True to the Meyers Manx’s reputation for customization and limitless possibility – and key to making the would-be buyer say, “I want that!” – the Meyers Manx team will offer customers the opportunity to create their own bespoke buggy. After all, while a Meyers Manx is equally at home on the North Shore of Oahu or the streets of London, the owners in these disparate regions will have their own unique adventures and needs. And besides, notes Thomas, the Meyers Manx is as much about a lifestyle as it is about mere transportation. So, if you want a kit that you and your family can build together, they’ll have one ready for you. If your preferences run toward custom, paint-to-sample bodies paired with made-to-measure interiors, they will accommodate your wishes on that front, too.
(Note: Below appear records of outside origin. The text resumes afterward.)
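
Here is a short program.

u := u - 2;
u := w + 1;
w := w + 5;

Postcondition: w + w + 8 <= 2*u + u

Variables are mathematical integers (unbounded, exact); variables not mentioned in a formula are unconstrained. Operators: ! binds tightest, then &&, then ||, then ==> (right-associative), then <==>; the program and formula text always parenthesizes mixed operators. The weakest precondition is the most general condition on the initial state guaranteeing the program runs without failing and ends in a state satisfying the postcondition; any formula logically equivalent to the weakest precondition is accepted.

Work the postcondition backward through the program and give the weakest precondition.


Working backward. After the program, the postcondition w + w + 8 <= 2*u + u must hold; in canonical form it is 2*w <= 3*u - 8.
Before w := w + 5: 2*w <= 3*u - 18
Before u := w + 1: w >= 15
Before u := u - 2: w >= 15
Answer: WP = w >= 15


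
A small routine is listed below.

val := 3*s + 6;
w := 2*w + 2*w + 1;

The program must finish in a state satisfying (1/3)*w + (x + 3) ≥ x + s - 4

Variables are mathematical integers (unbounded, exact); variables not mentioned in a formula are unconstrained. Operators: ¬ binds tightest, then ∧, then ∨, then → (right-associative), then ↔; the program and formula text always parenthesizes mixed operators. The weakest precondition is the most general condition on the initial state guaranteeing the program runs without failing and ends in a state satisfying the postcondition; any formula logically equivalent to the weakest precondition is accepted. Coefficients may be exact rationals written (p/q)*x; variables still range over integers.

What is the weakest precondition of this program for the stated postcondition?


Working backward. After the program, the postcondition (1/3)*w + (x + 3) ≥ x + s - 4 must hold; in canonical form it is (1/3)*w ≥ s - 7.
Before w := 2*w + 2*w + 1: (4/3)*w ≥ s - 22/3
Before val := 3*s + 6: (4/3)*w ≥ s - 22/3
Answer: WP = (4/3)*w ≥ s - 22/3


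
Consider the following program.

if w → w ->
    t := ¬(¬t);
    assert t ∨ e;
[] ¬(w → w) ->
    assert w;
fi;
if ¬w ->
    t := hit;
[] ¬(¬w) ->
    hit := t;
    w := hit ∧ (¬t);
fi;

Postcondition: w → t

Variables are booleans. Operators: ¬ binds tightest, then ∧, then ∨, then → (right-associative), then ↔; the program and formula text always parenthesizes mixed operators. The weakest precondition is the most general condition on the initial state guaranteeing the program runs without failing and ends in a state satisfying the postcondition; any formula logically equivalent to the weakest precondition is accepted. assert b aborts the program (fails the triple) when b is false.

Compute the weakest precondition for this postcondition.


Working backward. After the program, w → t must hold.
Then branch requires w → hit; else branch requires true.
Before the if: (¬w) → (w → hit)
Then branch requires (t ∨ e) ∧ ((¬w) → (w → hit)); else branch requires w ∧ ((¬w) → (w → hit)).
Before the if: (t ∨ e) ∧ ((¬w) → (w → hit))
Answer: WP = (t ∨ e) ∧ ((¬w) → (w → hit))


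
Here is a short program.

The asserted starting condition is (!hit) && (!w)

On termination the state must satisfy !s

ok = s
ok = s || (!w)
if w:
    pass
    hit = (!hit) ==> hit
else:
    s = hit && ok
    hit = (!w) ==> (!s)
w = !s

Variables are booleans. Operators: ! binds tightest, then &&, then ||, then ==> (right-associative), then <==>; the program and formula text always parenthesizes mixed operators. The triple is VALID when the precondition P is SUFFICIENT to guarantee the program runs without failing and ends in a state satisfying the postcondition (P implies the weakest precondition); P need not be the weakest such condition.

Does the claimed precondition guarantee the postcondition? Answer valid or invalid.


Working backward. After the program, !s must hold.
Before w := !s: !s
Then branch requires !s; else branch requires !(hit && ok).
Before the if: (w ==> (!s)) && ((!w) ==> (!(hit && ok)))
Before ok := s || (!w): (w ==> (!s)) && ((!w) ==> (!(hit && (s || (!w)))))
Before ok := s: (w ==> (!s)) && ((!w) ==> (!(hit && (s || (!w)))))
The weakest precondition is (w ==> (!s)) && ((!w) ==> (!(hit && (s || (!w))))).
Check whether (!hit) && (!w) implies it.
Every state satisfying the precondition satisfies the weakest precondition: the implication holds.
Answer: valid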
It’s an attitude that would have resonated with a young Richard Neutra, freshly arrived in Los Angeles from Austria in 1925. “I found what I had hoped for [in California],” he wrote, “a people who were more ‘mentally footloose’ than those elsewhere, who did not mind deviating opinions … [a place] where one can do almost anything that comes to mind and is good fun.”
May the sun forever shine on Freeman Thomas and his team for keeping California, the Meyers Manx, and good, old-fashioned fun alive.